Khadka was born in Nepal, of the Chhetri caste. His father, a former policeman, had provided help to Richard Morley a British entrepreneur who fell ill while traveling in that country in 1984, traveling a distance that normally takes six days in three. After recovering, Morley asked the older Khadka how he could thank him; here Morley learned the other man was seriously ill, who asked Morley to take care of his son Jayaram should anything happen to him. They exchanged photos, and Morely returned to the United Kingdom.

Morley was unable to return to Nepal until five or six years later, at which time he learned the ex-policeman had died and Jayaram had moved to Bhaktapur. While dining at a restaurant in that city he was approached by a boy sweeping the establishment's floor, who asked Morley, "Are you the man who has come to rescue me?" After a second meeting, Morley decided to offer Jayaram to come live with him at his castle in the Forest of Dean. He accepted, and accompanied Morley to England December 1990.

In Britain, Jayaram experienced culture shock. As he explains, "Landing at Gatwick was like being picked up and put on Mars -- a hi-tech, completely different planet. There were things like escalators, automatic doors, strange food -- ham, red wine. I tried it and was almost sick, like drinking paraffin."

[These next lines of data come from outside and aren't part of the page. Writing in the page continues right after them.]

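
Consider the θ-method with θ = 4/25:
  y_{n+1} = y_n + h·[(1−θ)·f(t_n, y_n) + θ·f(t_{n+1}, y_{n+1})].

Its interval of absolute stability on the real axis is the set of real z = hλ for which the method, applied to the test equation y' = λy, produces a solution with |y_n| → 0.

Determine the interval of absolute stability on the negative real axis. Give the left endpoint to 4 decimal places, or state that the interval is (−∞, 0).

With y'=λy (z=hλ):
  y_{n+1} = y_n + z·[21/25·y_n + 4/25·y_{n+1}] ⇒ (1 − 4/25z)y_{n+1} = (1 + 21/25z)y_n
  ⇒ R(z) = (1 + 21/25z)/(1 − 4/25z).

Find x<0 with |R(x)|<1.
x=-1.04: |R|=0.1084
R=−1: 1+21/25x = −1+4/25x ⇒ -17/25x=2 ⇒ x=2/(-17/25)=-2.9412
Confirm numerically:
  x=-2.174: |R|=0.61295 <1
  x=-1.985: |R|=0.50653 <1
  x=-1.721: |R|=0.34942 <1
  x=-1.715: |R|=0.34573 <1
  x=-3.397: |R|=1.20081 >1
  x=-3.283: |R|=1.15239 >1
  x=-2.994: |R|=1.02429 >1
Stable set (-2.9412, 0).

z∈(-2.9412,0).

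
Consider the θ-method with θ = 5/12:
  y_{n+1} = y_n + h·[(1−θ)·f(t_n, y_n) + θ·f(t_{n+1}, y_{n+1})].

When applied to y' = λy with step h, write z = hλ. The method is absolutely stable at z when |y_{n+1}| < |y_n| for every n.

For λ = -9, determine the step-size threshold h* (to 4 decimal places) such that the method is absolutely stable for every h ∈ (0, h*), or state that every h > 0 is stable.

Test eqn y'=λy, z=hλ:
  y_{n+1} = y_n + z·[7/12·y_n + 5/12·y_{n+1}] ⇒ (1 − 5/12z)y_{n+1} = (1 + 7/12z)y_n
  R(z) = (1 + 7/12z)/(1 − 5/12z).

Need |R(x)|<1, x<0.
x=-1.37: |R|=0.1279
R=−1: 1+7/12x = −1+5/12x ⇒ -1/6x=2 ⇒ x=2/(-1/6)=-12.0000
Confirm numerically:
  x=-11.281: |R|=0.97898 <1
  x=-9.347: |R|=0.90966 <1
  x=-6.493: |R|=0.75230 <1
  x=-12.593: |R|=1.01582 >1
  x=-12.460: |R|=1.01238 >1
Stable set (-12.0000, 0).

(-12.0000,0); λ=-9 ⇒ h* = (12)/9 = 1.3333.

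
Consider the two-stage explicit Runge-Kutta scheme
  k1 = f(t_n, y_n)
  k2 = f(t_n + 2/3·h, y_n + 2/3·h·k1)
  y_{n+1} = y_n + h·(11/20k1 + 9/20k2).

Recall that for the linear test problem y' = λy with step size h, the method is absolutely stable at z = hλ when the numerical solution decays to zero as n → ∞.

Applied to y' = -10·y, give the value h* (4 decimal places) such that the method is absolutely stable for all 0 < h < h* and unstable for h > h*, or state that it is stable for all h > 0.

On y'=λy, z=hλ:
  k1=λy_n ⇒ h·k1=z·y_n;  k2=λ(1+2/3z)y_n ⇒ h·k2=z(1+2/3z)y_n
  y_{n+1}/y_n = 1 + 11/20z + 9/20z(1+2/3z) = 1 + z + 3/10z²
  Hence R(z) = 1 + z + 3/10z².

Boundary: |R(x)|=1, x<0.
x=-1.47: |R|=0.1783
R=1: x+3/10x²=0 ⇒ x=−10/3=-3.3333; min R=1−1/(4·3/10)=0.1667>−1
Confirm numerically:
  x=-2.730: |R|=0.50587 <1
  x=-2.619: |R|=0.43875 <1
  x=-2.455: |R|=0.35311 <1
  x=-2.068: |R|=0.21499 <1
  x=-3.690: |R|=1.39483 >1
  x=-3.366: |R|=1.03299 >1
So |R|<1 on (-3.3333, 0).

(-3.3333,0); λ=-10 ⇒ h* = (10/3)/10 = 0.3333.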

Morley had originally planned to host Jayaram for six months, but immediately changed this to three years, and eventually fought the Home Office to obtain residential status for the boy. As an experienced skier, Morley recognized his foster son was very athletic. Taking him to the French Alps, he encouraged him to take up skiing and began coaching him. At the same time Morley had founded the Nepalese Ski Association and started planning Jay’s bid to qualify for the Olympic Winter Games. When injuries prevented him from competing in Alpine skiing events, he decided to compete in cross-country in the 2002 Winter Olympics. Jayaram Khadka carried his country's flag in their first appearance at the Winter Olympics, and afterwards finished 79th in the 10 kilometer pursuit and 69th in the sprint.